Banks’ Exposure To Power Sector
Vidrum / 20 Feb 2012
The concern about the power sector and the companies that operate in this space can primarily be classified into two sections. One is to do with the shortage of coal which is the input for the production of power and the other is that companies in the sector want the tariff prices to be hiked which would further provide relief on their margin front. On February 15, 2012 some relief came in the case of the former segment. The prime minister (PM) indicated that Coal India should sign fuel supply agreements (FSAs) with those power companies that have long-term purchase agreements and which have already commissioned their power plants or will be commissioning them on or before December 31, 2011.
The execution of the same though looks difficult as even at present Coal India is facing a production deficit. Coal India for the nine months ended December 2011 has reported 2.74 per cent decline in production.

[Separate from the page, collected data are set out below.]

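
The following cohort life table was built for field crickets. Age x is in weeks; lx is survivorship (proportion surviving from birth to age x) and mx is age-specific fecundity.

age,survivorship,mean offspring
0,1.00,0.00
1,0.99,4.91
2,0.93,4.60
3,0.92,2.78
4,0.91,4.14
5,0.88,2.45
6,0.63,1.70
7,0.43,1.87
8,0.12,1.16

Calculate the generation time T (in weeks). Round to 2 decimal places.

3.06

lx·mx: 0, 4.8609, 4.278, 2.5576, 3.7674, 2.156, 1.071, 0.8041, 0.1392 → R0 = 19.6342
x·lx·mx: 0, 4.8609, 8.556, 7.6728, 15.0696, 10.78, 6.426, 5.6287, 1.1136 → Σ = 60.1076
T = 60.1076 / 19.6342 = 3.061373… → 3.06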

Assuming that coal is supplied to the power companies, this would help turn the tables. Even though the tariff rates will remain at the current level, the companies will be able to achieve a higher turnover level which will ultimately benefit the bottomline.
This all will also provide relief to the banks which have exposure to the power sector. The banks are not aggressive on lending funds to the power sector on account of many reasons of which one of the major reason is the shortage of coal. They are ready to give loans for working capital but are not open to the idea of lending for new capacity additions. The restructuring of some companies may further get postponed if the companies start performing well.
Earlier in December 2011, the Shunglu Committee had recommended the creation of special purpose vehicles (SPVs) to be held by the Reserve Bank of India (RBI) which will take loans from banks that have exposure to state electricity boards (SEBs) in case they are not able to make the repayment. This move also would favour the banks. However, the final verdict on the same it still pending.
The following is a list of the three major banks having exposure to the power sector:
| Exposure To Power Sector As On FY11 | ||
|---|---|---|
| Name Of The Bank | Amout (Rs / Crore) | % Of Total Advances |
| State Bank Group | 37,038.86 | 2.51 |
| ICICI Bank | 37,233 | 5.90 |
| HDFC Bank | 4,304.25 | 2.14 |
The move will clearly not have an impact in the short run. But one may hope that the policy-paralysed government may respond sooner on the tariff issue which will further benefit the power companies. If the tariffs are raised then the riskier power sector would become neutral for the banks to lend. Banks having power exposure will closely watch out for any such development as they are facing issues on their asset quality front.